The desire to help, which all of those from BTP who bravely entered the City Room were operating under, is natural and powerful. It is the function of training to override this desire when to do so is in the interests of a more effective response. The training provided by BTP failed to achieve this in any of the officers who responded.

I accept the evidence of the officers who said they had an understanding of what JESIP was.218 But there was a failure to embed JESIP into the muscle memory of BTP officers at the scene. This was well explained by CI Lodge, when he candidly said of his own experience of the JESIP training: “[A]t the time I felt trained in it, but looking back, I think with just one input I think some of those principles should have been further inset in my mind and maybe they weren’t.” 219 As a Chief Inspector, he had access to the highest level of JESIP training provided by BTP, including a classroom‑based component which Police Constables and PCSOs did not. As Senior Duty Officer, he was expected to “spot any gaps”220 and oversee the response. It is of substantial concern that the training had not equipped him to do this adequately.

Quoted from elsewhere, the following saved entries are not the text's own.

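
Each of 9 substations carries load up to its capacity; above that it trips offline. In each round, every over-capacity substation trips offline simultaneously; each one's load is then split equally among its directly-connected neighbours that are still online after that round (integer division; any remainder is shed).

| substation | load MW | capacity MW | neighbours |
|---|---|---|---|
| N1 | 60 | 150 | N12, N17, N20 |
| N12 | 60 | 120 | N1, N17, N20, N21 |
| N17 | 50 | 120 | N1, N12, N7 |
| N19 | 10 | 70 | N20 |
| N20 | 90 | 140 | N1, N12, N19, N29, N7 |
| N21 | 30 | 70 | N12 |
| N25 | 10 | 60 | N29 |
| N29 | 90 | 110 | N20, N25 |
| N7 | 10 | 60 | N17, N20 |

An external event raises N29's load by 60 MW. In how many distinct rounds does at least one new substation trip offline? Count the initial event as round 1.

Round 1 — N29 at 150 > 110. N29 trips offline.
  N29 sheds 150 MW to N20, N25: 75 each.
    N20: 90+75 = 165 > 140
    N25: 10+75 = 85 > 60
Round 2 — N20, N25 trip offline.
  N20 sheds 165 MW to N1, N12, N19, N7: 41 each (1 lost).
    N1: 60+41 = 101 ≤ 150
    N12: 60+41 = 101 ≤ 120
    N19: 10+41 = 51 ≤ 70
    N7: 10+41 = 51 ≤ 60
  N25 sheds 85 MW: no online neighbours, lost.
No further trips.

2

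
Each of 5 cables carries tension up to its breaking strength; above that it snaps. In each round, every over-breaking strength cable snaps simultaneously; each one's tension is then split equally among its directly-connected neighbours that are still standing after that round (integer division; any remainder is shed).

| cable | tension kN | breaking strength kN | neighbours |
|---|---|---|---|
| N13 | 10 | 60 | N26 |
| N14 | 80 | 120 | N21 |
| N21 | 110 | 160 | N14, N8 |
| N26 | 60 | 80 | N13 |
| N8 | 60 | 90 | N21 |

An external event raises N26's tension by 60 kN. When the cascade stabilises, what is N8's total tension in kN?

60

Round 1 — N26 at 120 > 80. N26 snaps.
  N26 sheds 120 kN to N13: 120 each.
    N13: 10+120 = 130 > 60
Round 2 — N13 snaps.
  N13 sheds 130 kN: no online neighbours, lost.
No further breaks.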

First aid training was provided to new recruits over four days. There was a requirement for it to be refreshed annually with four hours of further training. The initial course included the provision of CPR and managing blood loss. The course was intended to enable officers to provide first aid until paramedics arrive.221 The evidence I received from a number of BTP officers was that they did not believe their first aid training was sufficient for the scale of the challenge with which they were confronted.222 This is inevitable to a degree. This does not mean that improvements cannot be made.

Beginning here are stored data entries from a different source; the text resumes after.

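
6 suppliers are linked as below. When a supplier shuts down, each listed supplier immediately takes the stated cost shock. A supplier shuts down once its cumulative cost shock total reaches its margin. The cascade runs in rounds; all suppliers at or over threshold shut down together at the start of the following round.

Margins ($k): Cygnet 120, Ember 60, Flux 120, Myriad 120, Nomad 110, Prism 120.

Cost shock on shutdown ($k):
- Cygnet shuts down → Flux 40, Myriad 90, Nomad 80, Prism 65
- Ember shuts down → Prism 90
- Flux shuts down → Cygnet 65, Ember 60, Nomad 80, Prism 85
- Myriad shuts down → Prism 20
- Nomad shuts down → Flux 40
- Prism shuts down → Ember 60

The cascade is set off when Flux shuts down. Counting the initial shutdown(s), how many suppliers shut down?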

For unarmed officers, the first aid training given to BTP officers did not include the applications of tourniquets.223 The College of Policing course did not include this on its curriculum.224 I will return to the issue of tourniquets when addressing the Care Gap in Part 20 in Volume 2‑II.

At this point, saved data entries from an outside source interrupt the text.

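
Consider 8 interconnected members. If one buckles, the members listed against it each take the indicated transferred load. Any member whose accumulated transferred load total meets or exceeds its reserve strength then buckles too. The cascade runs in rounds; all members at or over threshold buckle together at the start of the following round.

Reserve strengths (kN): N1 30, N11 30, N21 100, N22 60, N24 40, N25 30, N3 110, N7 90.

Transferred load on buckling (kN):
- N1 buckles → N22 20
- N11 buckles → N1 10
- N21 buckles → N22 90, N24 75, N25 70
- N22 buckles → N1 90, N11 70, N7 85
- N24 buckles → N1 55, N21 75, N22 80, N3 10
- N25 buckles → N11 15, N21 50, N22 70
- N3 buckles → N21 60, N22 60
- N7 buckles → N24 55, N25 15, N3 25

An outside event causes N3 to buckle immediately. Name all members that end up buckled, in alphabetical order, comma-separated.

N1, N11, N22, N3

Round 1 — N3 buckles (initial).
  N21: +60 → 60 < 100
  N22: +60 → 60 ≥ 60
Round 2 — N22 buckles.
  N1: +90 → 90 ≥ 30
  N11: +70 → 70 ≥ 30
  N7: +85 → 85 < 90
Round 3 — N1, N11 buckle.
No further bucklings.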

The equipment generally available to BTP officers in May 2017 included leg restraints and an optional first aid pouch.225 The optional first aid pouch contained one “revive aide”, which is used to provide mouth‑to‑mouth resuscitation, a pair of gloves and antiseptic wipes.226

BTP officers were not issued with tourniquets as part of their personal kit. Tourniquets were not included in the green first aid kit in the cab of BTP patrol cars or in the orange grab bags which were also stored in those vehicles.227 I have included mention of leg restraints here because, without access to tourniquets, some officers on the night of 22nd May 2017 improvised using their standard issue leg restraints.228


Exercise Kestrel was a tabletop classroom training package for Major Incidents. Although it was in existence at the time of the Attack and BTP officers in the South East had received training in it, it was not delivered in C Division until after the Attack.

By the time of the Attack, many BTP officers had participated in “the Ickenham terrorism immersive exercise”.229 This was not a live exercise, in the sense that it involved role play, but it was interactive and required the discussion of a terrorist scenario.230

As I set out in Part 7 in Volume 1, two BTP police officers attended Exercise Sherman in July 2016. This was a multi‑agency exercise hosted by GMRF which involved a terrorist scenario in the City Room. It resulted in no learning for BTP,231 despite being an opportunity to consider how primacy in the response might quickly be established between BTP and GMP. BTP’s approach to exercising for scenarios like the Attack should have been more rigorous than it was. Thoughtful participation in well‑designed exercises, with an effective debrief process, would have eliminated many of the problems with BTP’s response on the night of 22nd May 2017. The JESIP teaching should have been robustly put to the test. This did not occur.